Para pemain yang dilatih oleh Lionel Scaloni berbalik ke arah pendukung mereka sendiri saat Spanyol merayakan dengan trofi di tangan, melanggar sebuah protokol yang hampir tidak pernah dilanggar: runner-up tetap tinggal, menyaksikan, bertepuk tangan. Argentina tidak.
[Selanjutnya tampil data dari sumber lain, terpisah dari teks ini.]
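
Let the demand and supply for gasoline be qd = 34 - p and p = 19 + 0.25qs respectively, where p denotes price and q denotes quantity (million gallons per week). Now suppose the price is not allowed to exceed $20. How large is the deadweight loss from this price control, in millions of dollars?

40

Rearranging supply gives qs = 4p - 76. Without the control the market clears where 34 - p = 4p - 76, i.e. p* = 22 and q* = 12.
Since 20 < 22, the ceiling is binding.
At p = 20: qd = 34 - 20 = 14 and qs = 4·20 - 76 = 4.
Quantity traded falls to 4. At q = 4 the demand price is 34 - 4 = 30 and the supply price is (76 + 4)/4 = 20.
Deadweight loss = ½ · (30 - 20) · (12 - 4) = ½ · 10 · 8 = 40.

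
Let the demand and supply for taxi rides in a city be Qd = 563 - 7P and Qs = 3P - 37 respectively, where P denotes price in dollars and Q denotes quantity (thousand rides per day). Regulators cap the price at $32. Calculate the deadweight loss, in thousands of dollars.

Setting quantity demanded equal to quantity supplied, 563 - 7P = 3P - 37, gives P* = 60 and Q* = 143.
Since 32 < 60, the ceiling is binding.
At P = 32: Qd = 563 - 7·32 = 339 and Qs = 3·32 - 37 = 59.
Quantity traded falls to 59. At Q = 59 the demand price is (563 - 59)/7 = 72 and the supply price is (37 + 59)/3 = 32.
Deadweight loss = ½ · (72 - 32) · (143 - 59) = ½ · 40 · 84 = 1680.

1680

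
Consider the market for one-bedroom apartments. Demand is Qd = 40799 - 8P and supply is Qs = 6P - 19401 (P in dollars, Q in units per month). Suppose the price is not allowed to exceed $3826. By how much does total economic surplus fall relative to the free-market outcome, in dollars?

1179549

Equilibrium: 40799 - 8P = 6P - 19401, so 60200 = 14P and P* = 4300, Q* = 6399.
Because the ceiling (3826) lies below the market-clearing price, it is binding.
At P = 3826: Qd = 40799 - 8·3826 = 10191 and Qs = 6·3826 - 19401 = 3555.
Quantity traded falls to 3555. At Q = 3555 the demand price is (40799 - 3555)/8 = 4655.5 and the supply price is (19401 + 3555)/6 = 3826.
Deadweight loss = ½ · (4655.5 - 3826) · (6399 - 3555) = ½ · 829.5 · 2844 = 1179549.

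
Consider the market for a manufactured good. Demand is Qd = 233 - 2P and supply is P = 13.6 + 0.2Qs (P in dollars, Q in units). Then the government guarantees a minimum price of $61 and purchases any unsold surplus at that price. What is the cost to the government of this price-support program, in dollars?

Rearranging supply gives Qs = 5P - 68. Without the control the market clears where 233 - 2P = 5P - 68, i.e. P* = 43 and Q* = 147.
Because the floor (61) lies above the market-clearing price, it is binding.
At P = 61: Qd = 233 - 2·61 = 111 and Qs = 5·61 - 68 = 237.
Surplus = Qs - Qd = 126.
Government expenditure = surplus × support price = 126 × 61 = 7686.

7686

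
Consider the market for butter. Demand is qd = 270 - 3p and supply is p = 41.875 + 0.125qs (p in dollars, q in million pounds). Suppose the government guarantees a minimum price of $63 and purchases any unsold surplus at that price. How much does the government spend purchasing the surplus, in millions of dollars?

5544

Rearranging supply gives qs = 8p - 335. Setting quantity demanded equal to quantity supplied, 270 - 3p = 8p - 335, gives p* = 55 and q* = 105.
Because the floor (63) lies above the market-clearing price, it is binding.
At p = 63: qd = 270 - 3·63 = 81 and qs = 8·63 - 335 = 169.
Surplus = qs - qd = 88.
Government expenditure = surplus × support price = 88 × 63 = 5544.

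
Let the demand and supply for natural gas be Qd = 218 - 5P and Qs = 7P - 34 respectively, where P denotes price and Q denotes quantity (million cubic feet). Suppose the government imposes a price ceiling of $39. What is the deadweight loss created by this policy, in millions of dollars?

0

In a free market, 218 - 5P = 7P - 34 gives the equilibrium P* = 21, Q* = 113.
Since 39 is above P* = 21, the ceiling does not bind and the free-market outcome prevails.
Since the control does not bind, no trades are prevented and deadweight loss is zero.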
Apa yang dilakukan @Argentina (@AFA) adalah definisi anti-sepak bola dan kekalahan yang menyakitkan. Mereka tidak tahu cara menang di lapangan dan telah menunjukkan kurangnya martabat secara mutlak di luar lapangan. Membelakangi dan menolak bertepuk tangan untuk @SEFutbol adalah sikap licik, kasar, dan tidak dapat diterima bagi para profesional. pic.twitter.com/1D7JkSSsWP
— Dr House 🇪🇦🇺🇦🗽✝️ (@mcelpmqop) 20 Juli 2026
Media Spanyol tidak membiarkannya begitu saja dan secara langsung menyebutnya sebagai “ketidakhormatan” 🇪🇸🏆. Apakah itu gestur yang diperhitungkan, reaksi emosional pada saat itu, atau sekadar harga diri yang terluka dari tim yang memimpikan akhir yang berbeda? Perdebatan sudah mengemuka dan berjanji akan terus berlanjut.